How Much More Cash Can Uber Burn?
Yves here. Although this post does not answer the headline question, about how deep the Uber money pit will prove to be, it is gratifying to see more commentators taking up Hubert Horan’s skepticism about the local transportation company and focusing its continuing-to-be-Gawdawful cash flow prospects. I’m still amazed after extension gimmicks like scooters proved to be a bust, that investors somehow are convinced that combining two deeply unprofitable businesses with illusory synergies makes any sense.
By Michael Scott, a news editor for Safehaven.com and Oilprice.com. Originally published at SafeHaven
Eternally unprofitable and burning cash because the name of the game is now consolidation or bust, Uber has made an offer to buy rival food delivery company Postmates as the mobility war intensifies.
As it stands, ride-hailing alone isn’t going to cut it, and investors still seem to not be shying away from a company itself it has admitted may never be profitable.
CIting unnamed sources close to the deal, the New York Times says Uber has made a $2.6-billion takeover offer for Postmates delivery service, with talks still ongoing and neither party willing to make any comments on the potential deal.
While Postmates could give Uber Eats a boost because it’s all about a spending spree to gobble up market share right now, it’s not Uber’s first big deal dreams in recent months. In other words, they’re only interested in growth prospects right now.

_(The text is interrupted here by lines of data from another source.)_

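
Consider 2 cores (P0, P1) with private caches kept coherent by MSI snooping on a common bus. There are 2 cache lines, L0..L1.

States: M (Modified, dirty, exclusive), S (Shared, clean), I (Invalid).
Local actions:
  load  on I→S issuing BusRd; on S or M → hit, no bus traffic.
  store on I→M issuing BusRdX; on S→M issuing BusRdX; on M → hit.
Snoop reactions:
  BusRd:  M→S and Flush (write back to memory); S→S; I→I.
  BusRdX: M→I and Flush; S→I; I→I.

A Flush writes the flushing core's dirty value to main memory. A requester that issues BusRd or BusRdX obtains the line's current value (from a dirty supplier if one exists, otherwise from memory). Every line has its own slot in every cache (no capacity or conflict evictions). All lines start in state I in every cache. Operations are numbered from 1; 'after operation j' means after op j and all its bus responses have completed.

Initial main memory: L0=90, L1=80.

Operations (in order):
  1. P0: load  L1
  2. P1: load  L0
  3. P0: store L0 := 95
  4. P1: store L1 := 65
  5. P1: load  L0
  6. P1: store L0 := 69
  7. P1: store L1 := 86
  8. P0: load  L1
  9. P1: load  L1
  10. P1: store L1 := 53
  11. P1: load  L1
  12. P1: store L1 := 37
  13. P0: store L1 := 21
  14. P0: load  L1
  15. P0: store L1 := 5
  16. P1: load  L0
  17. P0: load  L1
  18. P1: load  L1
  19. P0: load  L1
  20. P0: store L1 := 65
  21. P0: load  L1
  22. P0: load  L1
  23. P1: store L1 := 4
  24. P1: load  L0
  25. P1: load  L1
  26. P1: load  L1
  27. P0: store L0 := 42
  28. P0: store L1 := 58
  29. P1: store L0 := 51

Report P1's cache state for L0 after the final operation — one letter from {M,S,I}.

state = M

1. P0: load  L1  bus=[BusRd]  L1: P0=S P1=I  mem[L1]=80
2. P1: load  L0  bus=[BusRd]  L0: P0=I P1=S  mem[L0]=90
3. P0: store L0 := 95  bus=[BusRdX]  L0: P0=M P1=I  mem[L0]=90
4. P1: store L1 := 65  bus=[BusRdX]  L1: P0=I P1=M  mem[L1]=80
5. P1: load  L0  bus=[BusRd,Flush]  L0: P0=S P1=S  mem[L0]=95
6. P1: store L0 := 69  bus=[BusRdX]  L0: P0=I P1=M  mem[L0]=95
7. P1: store L1 := 86  bus=[-]  L1: P0=I P1=M  mem[L1]=80
8. P0: load  L1  bus=[BusRd,Flush]  L1: P0=S P1=S  mem[L1]=86
9. P1: load  L1  bus=[-]  L1: P0=S P1=S  mem[L1]=86
10. P1: store L1 := 53  bus=[BusRdX]  L1: P0=I P1=M  mem[L1]=86
11. P1: load  L1  bus=[-]  L1: P0=I P1=M  mem[L1]=86
12. P1: store L1 := 37  bus=[-]  L1: P0=I P1=M  mem[L1]=86
13. P0: store L1 := 21  bus=[BusRdX,Flush]  L1: P0=M P1=I  mem[L1]=37
14. P0: load  L1  bus=[-]  L1: P0=M P1=I  mem[L1]=37
15. P0: store L1 := 5  bus=[-]  L1: P0=M P1=I  mem[L1]=37
16. P1: load  L0  bus=[-]  L0: P0=I P1=M  mem[L0]=95
17. P0: load  L1  bus=[-]  L1: P0=M P1=I  mem[L1]=37
18. P1: load  L1  bus=[BusRd,Flush]  L1: P0=S P1=S  mem[L1]=5
19. P0: load  L1  bus=[-]  L1: P0=S P1=S  mem[L1]=5
20. P0: store L1 := 65  bus=[BusRdX]  L1: P0=M P1=I  mem[L1]=5
21. P0: load  L1  bus=[-]  L1: P0=M P1=I  mem[L1]=5
22. P0: load  L1  bus=[-]  L1: P0=M P1=I  mem[L1]=5
23. P1: store L1 := 4  bus=[BusRdX,Flush]  L1: P0=I P1=M  mem[L1]=65
24. P1: load  L0  bus=[-]  L0: P0=I P1=M  mem[L0]=95
25. P1: load  L1  bus=[-]  L1: P0=I P1=M  mem[L1]=65
26. P1: load  L1  bus=[-]  L1: P0=I P1=M  mem[L1]=65
27. P0: store L0 := 42  bus=[BusRdX,Flush]  L0: P0=M P1=I  mem[L0]=69
28. P0: store L1 := 58  bus=[BusRdX,Flush]  L1: P0=M P1=I  mem[L1]=4
29. P1: store L0 := 51  bus=[BusRdX,Flush]  L0: P0=I P1=M  mem[L0]=42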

Just a month ago, Uber was prepared to pay a premium for the Grubhub–the delivery service with the biggest US market share. That deal fell through because Grubhub was instead acquired by Netherlands-based Just Eat Takeaway in a $7.3-billion deal.
But not even food delivery is profitable at this point, despite the fact that demand is soaring due to the coronavirus lockdown.
While demand soars, with Uber Eats posting $4.68 in gross bookings last quarter, investors don’t even care if there’s still no profit, or if restaurants are balking at the exorbitant costs of joining in. All they care about is the company that can steal the most market share when the segment finally figures out how this should all work.
In the early March, when a national emergency was declared in response to the COVID-19 pandemic, overall food delivery industry sales increased by 51% from the week prior. In April, third-party delivery orders were up 204% in versus April 2019. In May, nearly 30% of American consumers had ordered from one of the food delivery services.
For now, the industry leader is DoorDash with 44% of U.S. consumers’ meal delivery sales in May, followed by Uber eats with just over 23%. Grubhubcame in just under 23% of U.S. meal delivery consumer spending, while Postmates grabbed 8%.
DoorDash just raised $400 million in a funding round that valued it around $16 billion.
That’s why Grubhub was Uber’s first choice, and PostMates, with a valuation of $2.4 billion, was only second.
The Grubhub deal would have created the country’s biggest food-delivery service and would have given the combined companies control over a majority of the U.S. food delivery business.
According to Uber’s latest earnings, its ride-hailing business lost nearly $3 billion in the Q1. During the same period, the company’s food delivery segment had a gross booking of $4.68 billion, up from $3.07 billion in the year-ago quarter, or 52%.